8 thoughts on “Difícil para Temer será aprovar as reformas da Previdência e da CLT

  1. Os petistas tem a obrigação moral de apoiar a reforma da Previdência, pelo fato de ter sido uma proposta do governo Dilma, mas não o farão, o importante para PT não é o Brasil e sim desestabilizar o governo Temer.

  2. O Temer com a sua ” popularidade” de 7% não vai conseguir entregar 10% do que prometeu ao patronato.
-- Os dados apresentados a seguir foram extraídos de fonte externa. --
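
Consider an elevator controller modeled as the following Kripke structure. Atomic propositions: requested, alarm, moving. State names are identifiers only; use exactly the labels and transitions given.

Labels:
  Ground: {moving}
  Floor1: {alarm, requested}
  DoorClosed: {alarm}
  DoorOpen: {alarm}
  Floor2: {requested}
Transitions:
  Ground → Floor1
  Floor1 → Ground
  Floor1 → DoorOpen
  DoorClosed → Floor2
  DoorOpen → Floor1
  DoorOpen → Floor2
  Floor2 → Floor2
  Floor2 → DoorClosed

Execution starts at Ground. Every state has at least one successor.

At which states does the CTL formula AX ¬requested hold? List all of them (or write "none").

States satisfying ¬requested: {Ground, DoorClosed, DoorOpen}.
States satisfying AX ¬requested: {Floor1}.

{Floor1}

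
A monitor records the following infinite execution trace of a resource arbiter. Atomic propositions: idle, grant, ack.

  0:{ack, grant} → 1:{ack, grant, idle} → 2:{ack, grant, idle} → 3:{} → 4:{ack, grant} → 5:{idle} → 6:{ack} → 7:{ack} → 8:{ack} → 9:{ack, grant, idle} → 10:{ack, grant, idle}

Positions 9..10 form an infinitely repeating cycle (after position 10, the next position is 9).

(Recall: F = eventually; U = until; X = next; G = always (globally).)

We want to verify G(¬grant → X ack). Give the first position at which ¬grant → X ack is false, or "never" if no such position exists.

never

¬grant → X ack holds at every position 0..10, and those are all the positions the trace ever visits, so the invariant G(¬grant → X ack) is never violated.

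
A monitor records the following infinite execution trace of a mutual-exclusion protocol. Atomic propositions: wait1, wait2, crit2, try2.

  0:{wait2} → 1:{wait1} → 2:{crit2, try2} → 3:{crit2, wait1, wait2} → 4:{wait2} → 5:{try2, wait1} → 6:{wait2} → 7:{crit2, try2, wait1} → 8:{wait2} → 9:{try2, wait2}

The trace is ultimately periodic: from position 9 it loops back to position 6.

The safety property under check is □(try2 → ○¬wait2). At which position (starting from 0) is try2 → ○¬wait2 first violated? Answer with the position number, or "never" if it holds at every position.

2

Check try2 → ○¬wait2 at each position in order: 0 ✓, 1 ✓.
At position 2 the labels are {crit2, try2} and the next position 3 has {crit2, wait1, wait2}, so try2 → ○¬wait2 is false there. This is the first violation.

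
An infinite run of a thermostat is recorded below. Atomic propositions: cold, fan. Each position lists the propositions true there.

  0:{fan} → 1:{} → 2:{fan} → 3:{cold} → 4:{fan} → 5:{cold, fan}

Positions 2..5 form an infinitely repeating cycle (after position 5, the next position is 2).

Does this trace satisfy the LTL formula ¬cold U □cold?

Walking from position 0: at position 3, □cold has not yet held and ¬cold fails, so ¬cold U □cold is false.

Violated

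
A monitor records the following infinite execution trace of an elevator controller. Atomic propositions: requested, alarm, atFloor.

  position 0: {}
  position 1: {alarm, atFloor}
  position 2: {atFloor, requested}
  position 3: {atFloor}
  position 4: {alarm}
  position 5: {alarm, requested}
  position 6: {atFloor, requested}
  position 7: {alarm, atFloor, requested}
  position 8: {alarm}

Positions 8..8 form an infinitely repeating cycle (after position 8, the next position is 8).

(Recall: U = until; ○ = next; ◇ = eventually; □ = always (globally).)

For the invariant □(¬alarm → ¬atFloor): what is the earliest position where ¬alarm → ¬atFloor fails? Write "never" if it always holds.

Check ¬alarm → ¬atFloor at each position in order: 0 ✓, 1 ✓.
At position 2 the labels are {atFloor, requested}, so ¬alarm → ¬atFloor is false there. This is the first violation.

2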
Na 3.a os bancários de São Paulo entram em greve…Não existem apenas os pelegos do Kassab.

  3. Aposentadorias, paga por 35 anos por tempo de serviço ou acidente no trabalho, e pensões a dependentes, se geridas com honestidade pelo governo, não é deficitária, (o senador paim, publicou artigo no globo,mostrando a hipocrisia dos governos, incluindo seu pt, afirmando que o sistema não é “deficitário”.
    O problema, é que o governo, paga a quem nunca contribuiu ao “sistema”, misturando “alhos com bugalhos”, o resultado hipócrita é “deficitário”, qual o titulo do sistema: “instituto nacional de seguridade social- inss”, portanto o trabalhador paga um seguro, e é espoliado pelo governo. Lembro as antigos institutos, por categorias profissionais, que construiram hospitais, prédios residências, com a contribuição tri-partite:trabalhador- empresário,governo, com diretoria colegiada, em que os direitos eram respeitados, ao juntarem tudo sobre a sigla acima, estamos vendo o resultado, roubos financeiros e direitos, imensos.
    O nosso povo só tem um dever e nenhum direito, entregar 6 salários anuais, em impostos escorchantes para sustentar a corja, e mendigar o cumprimento de seus direitos, pergunto que país é esse que escraviza seu povo aos desgovernos: respondo: brasil.
    Rui barbosa está certo: ter vergonha de si mesmo.

  4. O rombo do País está lá em Brasília no Palácio do Planalto, essas pessoa ultrapassadas que comandam o Brasil , cheio de regalias ..Avião de graça , auxílio paletó, ajuda nas despesas d aluguel e fora cartão corporativo.Fora os cargos comissionados, eles causam o rombo e não o aposentado que contribuiu a vida toda para pagar os salários desses vagabundo. OBS: 70% dos aposentados do País ganham um salário mínimo , aí eu pergunto quem vive com um salário mínimo? Vamos pra rua, não quebrar… e sim protestar!!!!!